Lot 8
  • 8


40,000 - 60,000 EUR
bidding is closed


  • 49,3 cm, 19 1/2  in.
la panse à très fin décor de nacre représentant un extraordinaire paysage dans un jardin animé de lettrés se divertissant tandis que les serviteurs vaquent à leurs occupations, non loin d'une imposante pagode et d'une forêt peuplée de bambous, de pawolonias et de pins sinueux, l'épaulement à décor d'une frise de lotus feuillagée, le col à décor d'une scène de lettrés dans un paysage, le bord supérieur à décor d'une frise de leiwen en incrustations de nacre, le dessous à décor d'un médaillon décoré d'une pivoine en fleur   

Catalogue Note

This vase is decorated using a complex inlay technique, which was invented in the seventeenth century by Chinese craftsmen working in one of the twenty-seven workshops under the directorship of Viceroy Lang Tingzuo (1656-1668) in the newly established Zaobanchu (Imperial Manufacture Department) in the Forbidden City. The porcelain body was covered with layers of black lacquer which were then decorated with inlaid mother-of-pearl, before being engraved, tinted, enhanced and applied with gold and silver leaf and dust, according to Andrée Lorac-Gerbaud in l’Art du lLaque, Paris, 1973, p. 35. The use of dust enabled craftsmen to step away from filling space with diaper patterns, thus endowing the design with a more painterly effect. The close proximity of the various workshops specialising in different materials in the Forbidden City led to the sharing of personnel and ideas between workshops. This vase depicts an enchanting palace scene with two groups of scholars seated at tables. On one scene, two of the scholars observe their companion, seated in the centre of the composition, engaged in undertaking calligraphy and pointing, with the tip of his brush, at a cartouche bearing a two-character inscription 紫霜 meaning “purple frost", perhaps as a tribute to the purple variations of mother-of-pearl inlay on the vase. The details are rendered so intricately that all are discernible, such as the calligraphy work undertaken by the central scholar.
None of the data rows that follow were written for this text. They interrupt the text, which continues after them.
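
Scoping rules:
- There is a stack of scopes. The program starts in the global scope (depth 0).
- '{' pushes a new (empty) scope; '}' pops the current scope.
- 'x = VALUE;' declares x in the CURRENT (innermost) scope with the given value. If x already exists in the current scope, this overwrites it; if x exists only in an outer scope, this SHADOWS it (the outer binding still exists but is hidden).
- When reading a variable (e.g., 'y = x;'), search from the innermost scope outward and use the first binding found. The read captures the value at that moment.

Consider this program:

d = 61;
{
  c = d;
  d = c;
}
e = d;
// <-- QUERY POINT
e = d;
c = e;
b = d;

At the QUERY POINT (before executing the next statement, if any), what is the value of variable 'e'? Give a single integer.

Answer: 61

Derivation:
Step 1: declare d=61 at depth 0
Step 2: enter scope (depth=1)
Step 3: declare c=(read d)=61 at depth 1
Step 4: declare d=(read c)=61 at depth 1
Step 5: exit scope (depth=0)
Step 6: declare e=(read d)=61 at depth 0
Visible at query point: d=61 e=61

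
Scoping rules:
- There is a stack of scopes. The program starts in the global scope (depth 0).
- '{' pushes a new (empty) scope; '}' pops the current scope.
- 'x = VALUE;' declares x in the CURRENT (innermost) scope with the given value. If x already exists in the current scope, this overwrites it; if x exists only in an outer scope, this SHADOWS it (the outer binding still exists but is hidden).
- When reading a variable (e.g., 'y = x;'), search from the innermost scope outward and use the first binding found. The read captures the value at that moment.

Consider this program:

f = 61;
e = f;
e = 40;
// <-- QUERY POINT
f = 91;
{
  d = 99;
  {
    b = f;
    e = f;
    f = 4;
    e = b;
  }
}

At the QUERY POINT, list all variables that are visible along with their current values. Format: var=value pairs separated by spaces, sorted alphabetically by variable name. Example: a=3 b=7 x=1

Answer: e=40 f=61

Derivation:
Step 1: declare f=61 at depth 0
Step 2: declare e=(read f)=61 at depth 0
Step 3: declare e=40 at depth 0
Visible at query point: e=40 f=61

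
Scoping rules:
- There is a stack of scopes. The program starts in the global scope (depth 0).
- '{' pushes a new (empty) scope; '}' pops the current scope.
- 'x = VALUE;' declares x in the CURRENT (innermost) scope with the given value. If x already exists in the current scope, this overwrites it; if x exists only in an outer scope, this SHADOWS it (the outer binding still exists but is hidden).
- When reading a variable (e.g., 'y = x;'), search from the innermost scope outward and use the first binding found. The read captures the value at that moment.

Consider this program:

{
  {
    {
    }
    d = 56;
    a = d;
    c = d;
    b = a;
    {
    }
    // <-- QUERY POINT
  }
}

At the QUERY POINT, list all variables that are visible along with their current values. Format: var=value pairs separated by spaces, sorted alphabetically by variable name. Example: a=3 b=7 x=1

Step 1: enter scope (depth=1)
Step 2: enter scope (depth=2)
Step 3: enter scope (depth=3)
Step 4: exit scope (depth=2)
Step 5: declare d=56 at depth 2
Step 6: declare a=(read d)=56 at depth 2
Step 7: declare c=(read d)=56 at depth 2
Step 8: declare b=(read a)=56 at depth 2
Step 9: enter scope (depth=3)
Step 10: exit scope (depth=2)
Visible at query point: a=56 b=56 c=56 d=56

Answer: a=56 b=56 c=56 d=56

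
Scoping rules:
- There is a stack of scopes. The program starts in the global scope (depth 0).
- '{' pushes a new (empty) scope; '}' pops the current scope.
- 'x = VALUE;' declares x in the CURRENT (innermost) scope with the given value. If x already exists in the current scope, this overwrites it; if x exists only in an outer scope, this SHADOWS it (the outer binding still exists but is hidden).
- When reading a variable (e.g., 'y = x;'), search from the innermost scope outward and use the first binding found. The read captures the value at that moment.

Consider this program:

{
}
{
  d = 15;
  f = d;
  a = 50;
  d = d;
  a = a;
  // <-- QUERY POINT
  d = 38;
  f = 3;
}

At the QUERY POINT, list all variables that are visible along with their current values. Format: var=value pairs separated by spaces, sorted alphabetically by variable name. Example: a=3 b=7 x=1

Answer: a=50 d=15 f=15

Derivation:
Step 1: enter scope (depth=1)
Step 2: exit scope (depth=0)
Step 3: enter scope (depth=1)
Step 4: declare d=15 at depth 1
Step 5: declare f=(read d)=15 at depth 1
Step 6: declare a=50 at depth 1
Step 7: declare d=(read d)=15 at depth 1
Step 8: declare a=(read a)=50 at depth 1
Visible at query point: a=50 d=15 f=15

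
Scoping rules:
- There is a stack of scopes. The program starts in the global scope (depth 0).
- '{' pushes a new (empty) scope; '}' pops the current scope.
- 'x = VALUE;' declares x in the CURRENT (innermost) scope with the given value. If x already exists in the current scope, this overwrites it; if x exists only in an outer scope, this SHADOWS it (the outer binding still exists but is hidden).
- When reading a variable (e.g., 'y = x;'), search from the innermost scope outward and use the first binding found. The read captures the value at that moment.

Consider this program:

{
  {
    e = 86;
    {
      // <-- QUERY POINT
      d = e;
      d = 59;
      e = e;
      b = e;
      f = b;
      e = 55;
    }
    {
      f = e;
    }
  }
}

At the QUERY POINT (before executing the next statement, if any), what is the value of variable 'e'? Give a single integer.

Step 1: enter scope (depth=1)
Step 2: enter scope (depth=2)
Step 3: declare e=86 at depth 2
Step 4: enter scope (depth=3)
Visible at query point: e=86

Answer: 86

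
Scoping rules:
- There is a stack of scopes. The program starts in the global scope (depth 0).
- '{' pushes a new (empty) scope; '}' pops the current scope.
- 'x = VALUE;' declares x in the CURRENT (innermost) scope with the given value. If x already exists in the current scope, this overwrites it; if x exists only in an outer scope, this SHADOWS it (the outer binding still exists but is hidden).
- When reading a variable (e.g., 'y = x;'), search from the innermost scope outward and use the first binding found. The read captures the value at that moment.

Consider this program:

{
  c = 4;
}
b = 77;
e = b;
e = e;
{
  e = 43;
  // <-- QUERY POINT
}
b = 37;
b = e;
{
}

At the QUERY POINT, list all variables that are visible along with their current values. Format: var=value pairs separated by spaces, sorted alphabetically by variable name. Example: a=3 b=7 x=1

Answer: b=77 e=43

Derivation:
Step 1: enter scope (depth=1)
Step 2: declare c=4 at depth 1
Step 3: exit scope (depth=0)
Step 4: declare b=77 at depth 0
Step 5: declare e=(read b)=77 at depth 0
Step 6: declare e=(read e)=77 at depth 0
Step 7: enter scope (depth=1)
Step 8: declare e=43 at depth 1
Visible at query point: b=77 e=43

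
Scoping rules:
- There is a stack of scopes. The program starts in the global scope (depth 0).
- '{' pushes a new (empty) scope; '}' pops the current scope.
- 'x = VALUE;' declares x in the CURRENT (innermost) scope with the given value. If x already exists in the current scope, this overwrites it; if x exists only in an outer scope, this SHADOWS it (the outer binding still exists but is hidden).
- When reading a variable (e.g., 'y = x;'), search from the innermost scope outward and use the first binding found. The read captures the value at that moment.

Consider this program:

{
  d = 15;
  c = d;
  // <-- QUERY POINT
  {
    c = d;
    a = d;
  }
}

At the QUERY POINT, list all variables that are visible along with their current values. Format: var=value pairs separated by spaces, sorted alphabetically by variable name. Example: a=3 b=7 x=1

Answer: c=15 d=15

Derivation:
Step 1: enter scope (depth=1)
Step 2: declare d=15 at depth 1
Step 3: declare c=(read d)=15 at depth 1
Visible at query point: c=15 d=15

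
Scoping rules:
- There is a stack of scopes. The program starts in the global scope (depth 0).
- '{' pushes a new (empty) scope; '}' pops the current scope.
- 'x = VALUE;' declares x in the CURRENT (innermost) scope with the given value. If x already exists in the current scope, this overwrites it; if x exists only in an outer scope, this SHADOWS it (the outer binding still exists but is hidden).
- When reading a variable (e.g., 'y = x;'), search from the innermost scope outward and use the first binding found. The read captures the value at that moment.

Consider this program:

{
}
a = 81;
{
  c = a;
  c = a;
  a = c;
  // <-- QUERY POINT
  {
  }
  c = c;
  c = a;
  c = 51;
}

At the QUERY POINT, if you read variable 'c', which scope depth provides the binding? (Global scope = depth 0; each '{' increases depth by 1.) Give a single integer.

Answer: 1

Derivation:
Step 1: enter scope (depth=1)
Step 2: exit scope (depth=0)
Step 3: declare a=81 at depth 0
Step 4: enter scope (depth=1)
Step 5: declare c=(read a)=81 at depth 1
Step 6: declare c=(read a)=81 at depth 1
Step 7: declare a=(read c)=81 at depth 1
Visible at query point: a=81 c=81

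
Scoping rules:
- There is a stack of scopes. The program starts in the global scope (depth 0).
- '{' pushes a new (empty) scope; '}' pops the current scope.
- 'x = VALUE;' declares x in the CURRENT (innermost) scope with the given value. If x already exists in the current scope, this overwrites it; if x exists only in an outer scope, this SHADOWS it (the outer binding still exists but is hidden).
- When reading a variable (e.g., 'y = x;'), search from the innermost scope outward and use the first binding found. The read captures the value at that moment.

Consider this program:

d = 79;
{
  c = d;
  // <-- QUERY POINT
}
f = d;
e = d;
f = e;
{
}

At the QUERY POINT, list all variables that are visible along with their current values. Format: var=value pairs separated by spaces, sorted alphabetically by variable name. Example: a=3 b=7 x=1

Answer: c=79 d=79

Derivation:
Step 1: declare d=79 at depth 0
Step 2: enter scope (depth=1)
Step 3: declare c=(read d)=79 at depth 1
Visible at query point: c=79 d=79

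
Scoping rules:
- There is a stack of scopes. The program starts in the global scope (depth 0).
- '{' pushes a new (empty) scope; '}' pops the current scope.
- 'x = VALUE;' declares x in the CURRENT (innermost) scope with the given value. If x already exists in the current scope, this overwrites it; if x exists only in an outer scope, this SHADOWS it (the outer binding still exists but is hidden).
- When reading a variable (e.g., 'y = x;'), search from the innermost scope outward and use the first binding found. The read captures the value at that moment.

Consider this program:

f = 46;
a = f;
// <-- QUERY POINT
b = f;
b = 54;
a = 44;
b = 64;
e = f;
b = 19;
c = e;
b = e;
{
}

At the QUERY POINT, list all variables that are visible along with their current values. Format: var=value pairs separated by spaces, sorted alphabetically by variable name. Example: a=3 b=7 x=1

Answer: a=46 f=46

Derivation:
Step 1: declare f=46 at depth 0
Step 2: declare a=(read f)=46 at depth 0
Visible at query point: a=46 f=46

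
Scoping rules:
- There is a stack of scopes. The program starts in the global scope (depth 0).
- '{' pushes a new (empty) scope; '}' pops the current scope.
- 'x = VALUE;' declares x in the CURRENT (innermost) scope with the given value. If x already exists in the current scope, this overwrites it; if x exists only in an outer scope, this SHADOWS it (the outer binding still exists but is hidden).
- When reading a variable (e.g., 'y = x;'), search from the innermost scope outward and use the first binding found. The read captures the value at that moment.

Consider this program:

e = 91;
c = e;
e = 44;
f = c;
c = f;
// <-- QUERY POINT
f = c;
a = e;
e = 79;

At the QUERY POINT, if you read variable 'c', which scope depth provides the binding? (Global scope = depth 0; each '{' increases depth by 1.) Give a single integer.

Step 1: declare e=91 at depth 0
Step 2: declare c=(read e)=91 at depth 0
Step 3: declare e=44 at depth 0
Step 4: declare f=(read c)=91 at depth 0
Step 5: declare c=(read f)=91 at depth 0
Visible at query point: c=91 e=44 f=91

Answer: 0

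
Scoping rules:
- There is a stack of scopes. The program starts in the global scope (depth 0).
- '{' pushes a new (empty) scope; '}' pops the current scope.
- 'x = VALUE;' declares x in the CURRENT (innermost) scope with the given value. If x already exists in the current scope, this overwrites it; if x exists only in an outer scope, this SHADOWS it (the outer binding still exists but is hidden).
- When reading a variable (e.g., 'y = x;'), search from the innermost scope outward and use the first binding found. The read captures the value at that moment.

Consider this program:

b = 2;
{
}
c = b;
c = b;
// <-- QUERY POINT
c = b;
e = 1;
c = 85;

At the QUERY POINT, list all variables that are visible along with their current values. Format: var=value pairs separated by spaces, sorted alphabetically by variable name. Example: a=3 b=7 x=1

Step 1: declare b=2 at depth 0
Step 2: enter scope (depth=1)
Step 3: exit scope (depth=0)
Step 4: declare c=(read b)=2 at depth 0
Step 5: declare c=(read b)=2 at depth 0
Visible at query point: b=2 c=2

Answer: b=2 c=2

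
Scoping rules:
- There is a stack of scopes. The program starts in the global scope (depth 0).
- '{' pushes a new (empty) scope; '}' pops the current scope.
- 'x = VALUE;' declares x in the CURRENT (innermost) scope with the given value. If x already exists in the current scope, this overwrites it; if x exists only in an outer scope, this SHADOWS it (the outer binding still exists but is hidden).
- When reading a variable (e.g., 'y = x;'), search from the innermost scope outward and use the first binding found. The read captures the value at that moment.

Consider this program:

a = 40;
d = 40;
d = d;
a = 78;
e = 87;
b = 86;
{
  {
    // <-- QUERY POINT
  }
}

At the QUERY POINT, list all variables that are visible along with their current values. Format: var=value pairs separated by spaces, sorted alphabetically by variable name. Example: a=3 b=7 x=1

Step 1: declare a=40 at depth 0
Step 2: declare d=40 at depth 0
Step 3: declare d=(read d)=40 at depth 0
Step 4: declare a=78 at depth 0
Step 5: declare e=87 at depth 0
Step 6: declare b=86 at depth 0
Step 7: enter scope (depth=1)
Step 8: enter scope (depth=2)
Visible at query point: a=78 b=86 d=40 e=87

Answer: a=78 b=86 d=40 e=87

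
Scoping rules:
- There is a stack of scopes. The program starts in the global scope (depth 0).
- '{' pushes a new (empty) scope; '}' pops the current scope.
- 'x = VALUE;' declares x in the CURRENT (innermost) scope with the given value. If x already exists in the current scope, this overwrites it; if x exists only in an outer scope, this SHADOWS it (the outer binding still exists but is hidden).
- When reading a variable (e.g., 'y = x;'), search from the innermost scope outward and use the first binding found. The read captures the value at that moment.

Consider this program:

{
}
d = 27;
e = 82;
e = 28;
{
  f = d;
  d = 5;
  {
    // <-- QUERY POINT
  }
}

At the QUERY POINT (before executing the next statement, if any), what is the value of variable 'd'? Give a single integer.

Answer: 5

Derivation:
Step 1: enter scope (depth=1)
Step 2: exit scope (depth=0)
Step 3: declare d=27 at depth 0
Step 4: declare e=82 at depth 0
Step 5: declare e=28 at depth 0
Step 6: enter scope (depth=1)
Step 7: declare f=(read d)=27 at depth 1
Step 8: declare d=5 at depth 1
Step 9: enter scope (depth=2)
Visible at query point: d=5 e=28 f=27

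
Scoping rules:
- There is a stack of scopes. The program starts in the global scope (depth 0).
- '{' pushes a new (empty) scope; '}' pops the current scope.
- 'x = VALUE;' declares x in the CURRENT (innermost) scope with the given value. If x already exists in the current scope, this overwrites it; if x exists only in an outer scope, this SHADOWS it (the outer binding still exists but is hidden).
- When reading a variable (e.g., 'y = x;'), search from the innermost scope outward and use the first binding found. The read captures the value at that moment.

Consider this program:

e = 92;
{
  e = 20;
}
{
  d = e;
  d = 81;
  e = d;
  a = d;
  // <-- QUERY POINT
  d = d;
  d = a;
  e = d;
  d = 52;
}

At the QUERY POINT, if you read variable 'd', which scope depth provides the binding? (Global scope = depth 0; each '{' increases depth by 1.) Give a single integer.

Step 1: declare e=92 at depth 0
Step 2: enter scope (depth=1)
Step 3: declare e=20 at depth 1
Step 4: exit scope (depth=0)
Step 5: enter scope (depth=1)
Step 6: declare d=(read e)=92 at depth 1
Step 7: declare d=81 at depth 1
Step 8: declare e=(read d)=81 at depth 1
Step 9: declare a=(read d)=81 at depth 1
Visible at query point: a=81 d=81 e=81

Answer: 1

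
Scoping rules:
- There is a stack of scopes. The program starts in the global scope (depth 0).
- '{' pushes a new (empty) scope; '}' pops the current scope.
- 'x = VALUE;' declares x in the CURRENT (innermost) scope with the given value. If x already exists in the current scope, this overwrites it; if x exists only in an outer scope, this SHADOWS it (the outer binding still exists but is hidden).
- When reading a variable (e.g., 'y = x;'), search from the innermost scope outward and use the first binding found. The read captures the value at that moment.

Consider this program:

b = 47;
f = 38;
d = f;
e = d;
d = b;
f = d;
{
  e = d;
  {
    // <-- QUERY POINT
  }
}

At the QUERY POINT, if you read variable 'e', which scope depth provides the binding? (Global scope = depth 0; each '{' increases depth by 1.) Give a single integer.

Answer: 1

Derivation:
Step 1: declare b=47 at depth 0
Step 2: declare f=38 at depth 0
Step 3: declare d=(read f)=38 at depth 0
Step 4: declare e=(read d)=38 at depth 0
Step 5: declare d=(read b)=47 at depth 0
Step 6: declare f=(read d)=47 at depth 0
Step 7: enter scope (depth=1)
Step 8: declare e=(read d)=47 at depth 1
Step 9: enter scope (depth=2)
Visible at query point: b=47 d=47 e=47 f=47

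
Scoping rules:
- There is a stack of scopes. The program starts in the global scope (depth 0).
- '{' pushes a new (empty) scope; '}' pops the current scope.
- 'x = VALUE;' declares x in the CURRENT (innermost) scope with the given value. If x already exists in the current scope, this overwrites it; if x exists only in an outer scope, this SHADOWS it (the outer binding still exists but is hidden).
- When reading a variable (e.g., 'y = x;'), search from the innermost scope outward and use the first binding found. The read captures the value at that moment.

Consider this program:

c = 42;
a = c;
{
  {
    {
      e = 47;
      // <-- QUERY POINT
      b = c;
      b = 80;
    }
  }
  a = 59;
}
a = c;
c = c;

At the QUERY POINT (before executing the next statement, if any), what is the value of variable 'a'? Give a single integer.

Answer: 42

Derivation:
Step 1: declare c=42 at depth 0
Step 2: declare a=(read c)=42 at depth 0
Step 3: enter scope (depth=1)
Step 4: enter scope (depth=2)
Step 5: enter scope (depth=3)
Step 6: declare e=47 at depth 3
Visible at query point: a=42 c=42 e=47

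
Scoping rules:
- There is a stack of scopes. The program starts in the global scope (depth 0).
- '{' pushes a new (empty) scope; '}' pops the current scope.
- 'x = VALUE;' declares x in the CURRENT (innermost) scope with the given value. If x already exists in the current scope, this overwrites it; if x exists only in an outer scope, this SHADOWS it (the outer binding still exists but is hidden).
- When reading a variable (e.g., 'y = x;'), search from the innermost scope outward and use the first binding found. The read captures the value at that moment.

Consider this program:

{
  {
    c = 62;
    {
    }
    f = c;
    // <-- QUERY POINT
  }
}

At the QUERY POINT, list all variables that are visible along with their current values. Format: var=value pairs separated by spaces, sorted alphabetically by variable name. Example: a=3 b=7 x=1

Step 1: enter scope (depth=1)
Step 2: enter scope (depth=2)
Step 3: declare c=62 at depth 2
Step 4: enter scope (depth=3)
Step 5: exit scope (depth=2)
Step 6: declare f=(read c)=62 at depth 2
Visible at query point: c=62 f=62

Answer: c=62 f=62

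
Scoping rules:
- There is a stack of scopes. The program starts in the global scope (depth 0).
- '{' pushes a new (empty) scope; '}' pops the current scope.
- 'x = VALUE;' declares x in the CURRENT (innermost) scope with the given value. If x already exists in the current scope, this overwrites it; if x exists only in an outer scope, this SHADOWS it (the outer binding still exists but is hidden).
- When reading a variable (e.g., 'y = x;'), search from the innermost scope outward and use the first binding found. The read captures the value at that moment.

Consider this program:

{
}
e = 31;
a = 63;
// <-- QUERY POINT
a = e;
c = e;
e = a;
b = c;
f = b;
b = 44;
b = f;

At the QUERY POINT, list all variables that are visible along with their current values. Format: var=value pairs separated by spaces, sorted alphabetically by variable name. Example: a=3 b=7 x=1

Step 1: enter scope (depth=1)
Step 2: exit scope (depth=0)
Step 3: declare e=31 at depth 0
Step 4: declare a=63 at depth 0
Visible at query point: a=63 e=31

Answer: a=63 e=31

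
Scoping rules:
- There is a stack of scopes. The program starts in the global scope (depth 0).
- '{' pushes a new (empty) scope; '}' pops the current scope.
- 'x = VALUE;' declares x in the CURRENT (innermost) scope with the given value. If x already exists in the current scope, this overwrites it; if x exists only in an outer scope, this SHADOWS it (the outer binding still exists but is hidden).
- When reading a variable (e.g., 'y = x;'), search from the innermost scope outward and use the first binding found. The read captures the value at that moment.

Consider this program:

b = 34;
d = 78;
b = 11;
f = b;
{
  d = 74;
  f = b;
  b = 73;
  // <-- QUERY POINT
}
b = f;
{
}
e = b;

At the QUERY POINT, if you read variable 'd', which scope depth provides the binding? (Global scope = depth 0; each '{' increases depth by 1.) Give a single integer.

Step 1: declare b=34 at depth 0
Step 2: declare d=78 at depth 0
Step 3: declare b=11 at depth 0
Step 4: declare f=(read b)=11 at depth 0
Step 5: enter scope (depth=1)
Step 6: declare d=74 at depth 1
Step 7: declare f=(read b)=11 at depth 1
Step 8: declare b=73 at depth 1
Visible at query point: b=73 d=74 f=11

Answer: 1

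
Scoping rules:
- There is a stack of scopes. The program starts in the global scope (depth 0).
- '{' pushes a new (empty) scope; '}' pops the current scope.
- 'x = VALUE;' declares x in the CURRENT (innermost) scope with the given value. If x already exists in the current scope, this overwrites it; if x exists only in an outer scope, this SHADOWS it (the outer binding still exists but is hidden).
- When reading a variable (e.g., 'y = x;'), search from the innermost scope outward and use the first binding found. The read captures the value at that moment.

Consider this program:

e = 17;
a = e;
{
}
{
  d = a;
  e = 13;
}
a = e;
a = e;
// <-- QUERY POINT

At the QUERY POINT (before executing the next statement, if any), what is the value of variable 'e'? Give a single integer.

Answer: 17

Derivation:
Step 1: declare e=17 at depth 0
Step 2: declare a=(read e)=17 at depth 0
Step 3: enter scope (depth=1)
Step 4: exit scope (depth=0)
Step 5: enter scope (depth=1)
Step 6: declare d=(read a)=17 at depth 1
Step 7: declare e=13 at depth 1
Step 8: exit scope (depth=0)
Step 9: declare a=(read e)=17 at depth 0
Step 10: declare a=(read e)=17 at depth 0
Visible at query point: a=17 e=17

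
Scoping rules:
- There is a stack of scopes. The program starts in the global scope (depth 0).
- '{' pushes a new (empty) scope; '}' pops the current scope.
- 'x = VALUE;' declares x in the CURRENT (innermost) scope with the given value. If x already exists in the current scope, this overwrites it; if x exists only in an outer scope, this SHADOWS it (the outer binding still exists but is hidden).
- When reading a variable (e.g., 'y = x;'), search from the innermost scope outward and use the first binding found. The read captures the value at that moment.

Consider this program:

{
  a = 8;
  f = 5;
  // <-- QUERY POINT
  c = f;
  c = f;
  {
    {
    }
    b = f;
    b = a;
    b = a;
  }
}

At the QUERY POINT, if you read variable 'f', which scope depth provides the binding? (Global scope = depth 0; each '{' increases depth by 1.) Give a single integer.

Answer: 1

Derivation:
Step 1: enter scope (depth=1)
Step 2: declare a=8 at depth 1
Step 3: declare f=5 at depth 1
Visible at query point: a=8 f=5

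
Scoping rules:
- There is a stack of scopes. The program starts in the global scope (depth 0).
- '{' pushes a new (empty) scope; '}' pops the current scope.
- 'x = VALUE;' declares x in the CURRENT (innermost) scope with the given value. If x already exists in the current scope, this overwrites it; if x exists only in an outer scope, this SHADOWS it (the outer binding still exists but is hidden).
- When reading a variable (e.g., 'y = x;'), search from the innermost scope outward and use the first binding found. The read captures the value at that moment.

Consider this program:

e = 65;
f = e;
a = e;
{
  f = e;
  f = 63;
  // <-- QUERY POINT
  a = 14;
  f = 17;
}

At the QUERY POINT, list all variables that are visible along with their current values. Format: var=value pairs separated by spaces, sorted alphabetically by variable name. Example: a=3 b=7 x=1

Step 1: declare e=65 at depth 0
Step 2: declare f=(read e)=65 at depth 0
Step 3: declare a=(read e)=65 at depth 0
Step 4: enter scope (depth=1)
Step 5: declare f=(read e)=65 at depth 1
Step 6: declare f=63 at depth 1
Visible at query point: a=65 e=65 f=63

Answer: a=65 e=65 f=63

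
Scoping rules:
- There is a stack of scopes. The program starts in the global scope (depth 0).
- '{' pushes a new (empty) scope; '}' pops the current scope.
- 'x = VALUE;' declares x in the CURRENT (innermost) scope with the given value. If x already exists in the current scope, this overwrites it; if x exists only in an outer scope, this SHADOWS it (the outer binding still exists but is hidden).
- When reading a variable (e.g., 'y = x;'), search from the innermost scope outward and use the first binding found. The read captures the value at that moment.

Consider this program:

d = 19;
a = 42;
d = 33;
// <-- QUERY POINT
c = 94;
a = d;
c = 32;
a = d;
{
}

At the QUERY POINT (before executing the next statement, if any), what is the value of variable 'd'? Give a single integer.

Answer: 33

Derivation:
Step 1: declare d=19 at depth 0
Step 2: declare a=42 at depth 0
Step 3: declare d=33 at depth 0
Visible at query point: a=42 d=33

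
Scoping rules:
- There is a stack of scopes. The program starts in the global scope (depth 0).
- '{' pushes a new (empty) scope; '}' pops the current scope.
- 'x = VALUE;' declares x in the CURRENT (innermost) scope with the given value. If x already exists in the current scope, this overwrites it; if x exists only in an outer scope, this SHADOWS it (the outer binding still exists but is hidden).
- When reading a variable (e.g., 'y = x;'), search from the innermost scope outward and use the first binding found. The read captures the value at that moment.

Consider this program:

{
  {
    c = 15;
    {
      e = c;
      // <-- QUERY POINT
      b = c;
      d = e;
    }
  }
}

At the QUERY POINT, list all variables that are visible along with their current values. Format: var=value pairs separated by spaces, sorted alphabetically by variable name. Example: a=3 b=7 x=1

Step 1: enter scope (depth=1)
Step 2: enter scope (depth=2)
Step 3: declare c=15 at depth 2
Step 4: enter scope (depth=3)
Step 5: declare e=(read c)=15 at depth 3
Visible at query point: c=15 e=15

Answer: c=15 e=15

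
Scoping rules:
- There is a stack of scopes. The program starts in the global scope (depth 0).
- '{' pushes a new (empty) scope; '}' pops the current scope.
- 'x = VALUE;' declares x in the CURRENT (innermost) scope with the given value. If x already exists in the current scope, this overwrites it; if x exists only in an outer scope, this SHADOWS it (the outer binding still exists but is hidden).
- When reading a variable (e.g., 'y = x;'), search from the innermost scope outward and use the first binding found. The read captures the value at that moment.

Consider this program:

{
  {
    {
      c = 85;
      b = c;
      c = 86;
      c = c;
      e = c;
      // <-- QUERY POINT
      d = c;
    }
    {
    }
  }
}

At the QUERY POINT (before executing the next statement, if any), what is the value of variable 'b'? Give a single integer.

Answer: 85

Derivation:
Step 1: enter scope (depth=1)
Step 2: enter scope (depth=2)
Step 3: enter scope (depth=3)
Step 4: declare c=85 at depth 3
Step 5: declare b=(read c)=85 at depth 3
Step 6: declare c=86 at depth 3
Step 7: declare c=(read c)=86 at depth 3
Step 8: declare e=(read c)=86 at depth 3
Visible at query point: b=85 c=86 e=86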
This rare vase is one of the few known examples of porcelain embellished with black lacquer inlaid with tiny pieces of thin multi-coloured abalone (haliotis) shell to build up detailed designs. Technically challenging, this technique was more commonly applied to wood and other organic materials. According to Sir Harry Garner in Chinese Lacquer, London, 1979, p. 211, ,this shell had ideal qualities for pictorial decoration, but the small size and fragility of the pieces made it difficult to use the incised technique. ... small pieces of shell are massed together and some advantage taken of the variety of colour to give a realistic effect that could never be achieved by incised designs. The colour scheme was further extended by the addition of gold and silver foil inlays'.
The delicacy and beauty of its details, and the remarkable variety of colours created by the presence of mother-of-pearl and precious metal inlays, emphasize the exceptional nature of this piece of porcelain. The few surviving examples of porcelains decorated with mother-of-pearl-inlays on a lacquered ground all date to the Kangxi period such as this vase.

Among these, is a small jar decorated with mother-of-pearl applied to lacquer in the collection of the Gemeentemuseum in The Hague, illustrated in M. Beurdeley and G. Raindre, Qing Porcelain: Famille Verte, Famille Rose, London, 1987, p. 65, no. 67. Compare also with a brushpot decorated in the same technique, formerly in the Robert H. Blumenfield Collection, sold Christie's New York, 25th March 2010, lot 954. Compare a smaller rouleau vase decorated with mother-of-pearl inlays of rockwork, flowers and butterflies on a black lacquer ground illustrated in Denise Patry Leidy, Mother-of-Pearl. A Tradition in Asian Lacquer, New York, 2006, p. 43, fig. 32.